Zaken die daarentegen het voorwerp uitmaken van een gerechtelijk onderzoek (een onderzoek onder leiding van de onderzoeksrechter), moeten naar een vonnisgerecht (bv. de politierechtbank of de correctionele rechtbank) verwezen worden door een beschikking van de raadkamer of van de kamer van inbeschuldigingstelling.

In geval van rechtstreekse dagvaarding kan het openbaar ministerie een wanbedrijf omzetten in een overtreding (dagvaarding voor de politierechtbank) of een misdaad correctionaliseren (dagvaarding voor de correctionele rechtbank).

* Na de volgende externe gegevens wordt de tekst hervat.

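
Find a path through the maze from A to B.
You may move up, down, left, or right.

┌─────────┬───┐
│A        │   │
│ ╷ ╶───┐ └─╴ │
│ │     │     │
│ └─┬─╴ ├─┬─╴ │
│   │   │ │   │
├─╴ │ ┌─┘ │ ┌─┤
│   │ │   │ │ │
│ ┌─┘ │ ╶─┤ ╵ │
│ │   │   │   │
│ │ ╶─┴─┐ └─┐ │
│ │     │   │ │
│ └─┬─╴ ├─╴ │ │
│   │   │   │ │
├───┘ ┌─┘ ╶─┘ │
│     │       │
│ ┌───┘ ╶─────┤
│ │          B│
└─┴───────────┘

Finding the shortest path through the maze:
Path length: 22 steps
Directions: right → right → right → right → down → right → right → down → left → down → down → right → down → down → down → left → left → left → down → right → right → right

Solution:

┌─────────┬───┐
│A → → → ↓│   │
│ ╷ ╶───┐ └─╴ │
│ │     │↳ → ↓│
│ └─┬─╴ ├─┬─╴ │
│   │   │ │↓ ↲│
├─╴ │ ┌─┘ │ ┌─┤
│   │ │   │↓│ │
│ ┌─┘ │ ╶─┤ ╵ │
│ │   │   │↳ ↓│
│ │ ╶─┴─┐ └─┐ │
│ │     │   │↓│
│ └─┬─╴ ├─╴ │ │
│   │   │   │↓│
├───┘ ┌─┘ ╶─┘ │
│     │↓ ← ← ↲│
│ ┌───┘ ╶─────┤
│ │    ↳ → → B│
└─┴───────────┘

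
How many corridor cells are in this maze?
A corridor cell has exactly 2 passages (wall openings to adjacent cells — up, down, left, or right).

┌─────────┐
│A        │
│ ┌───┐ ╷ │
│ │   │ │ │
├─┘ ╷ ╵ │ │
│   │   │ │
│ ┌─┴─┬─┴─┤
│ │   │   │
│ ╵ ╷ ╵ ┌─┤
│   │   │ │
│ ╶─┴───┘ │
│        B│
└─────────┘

Counting cells with exactly 2 passages:
Total corridor cells: 24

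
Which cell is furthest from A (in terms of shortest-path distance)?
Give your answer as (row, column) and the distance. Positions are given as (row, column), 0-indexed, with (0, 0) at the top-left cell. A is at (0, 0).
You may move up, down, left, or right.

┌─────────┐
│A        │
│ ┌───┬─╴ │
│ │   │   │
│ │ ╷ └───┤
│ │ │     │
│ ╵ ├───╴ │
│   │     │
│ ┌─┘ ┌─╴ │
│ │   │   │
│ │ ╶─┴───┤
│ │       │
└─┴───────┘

Computing BFS distances from A to all cells:
Furthest cell: (5, 4)
Distance: 19 steps

Path from A to the furthest cell:

┌─────────┐
│A        │
│ ┌───┬─╴ │
│↓│↱ ↓│   │
│ │ ╷ └───┤
│↓│↑│↳ → ↓│
│ ╵ ├───╴ │
│↳ ↑│↓ ← ↲│
│ ┌─┘ ┌─╴ │
│ │↓ ↲│   │
│ │ ╶─┴───┤
│ │↳ → → B│
└─┴───────┘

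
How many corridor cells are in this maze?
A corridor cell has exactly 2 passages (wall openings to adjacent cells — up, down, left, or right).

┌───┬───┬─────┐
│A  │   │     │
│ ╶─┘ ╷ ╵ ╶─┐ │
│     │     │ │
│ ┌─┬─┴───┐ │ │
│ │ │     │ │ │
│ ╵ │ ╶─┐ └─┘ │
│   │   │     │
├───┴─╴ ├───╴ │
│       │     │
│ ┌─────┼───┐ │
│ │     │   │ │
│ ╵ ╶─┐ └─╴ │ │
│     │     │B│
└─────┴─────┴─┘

Counting cells with exactly 2 passages:
Total corridor cells: 37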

Dagvaarding door de burgerlijke partij

Behalve het openbaar ministerie kan ook de burgerlijke partij een beklaagde rechtstreeks dagvaarden.

De burgerlijke partij kan bijvoorbeeld rechtstreeks dagvaarden wanneer het openbaar ministerie een klacht (waaraan om allerlei redenen geen gevolg werd gegeven) zonder gevolg heeft geklasseerd.

Dat kan ze enkel voor wanbedrijven en overtredingen, maar niet voor misdaden, want alleen het openbaar ministerie kan verzachtende omstandigheden in aanmerking nemen in geval van een rechtstreekse dagvaarding.

Vrijwillige verschijning in strafzaken

Een beklaagde kan in bepaalde gevallen ‘vrijwillig’ verschijnen (bv. als er problemen zijn met de dagvaarding).

Hij is niet verplicht om op een vraag tot vrijwillige verschijning in te gaan.

Oproeping bij proces-verbaal in strafzaken

In bepaalde gevallen kan de beklaagde die aangehouden werd in uitvoering van de wet van 20 juli 1990 betreffende de voorlopige hechtenis, opgeroepen worden om voor de politierechtbank of de correctionele rechtbank te verschijnen.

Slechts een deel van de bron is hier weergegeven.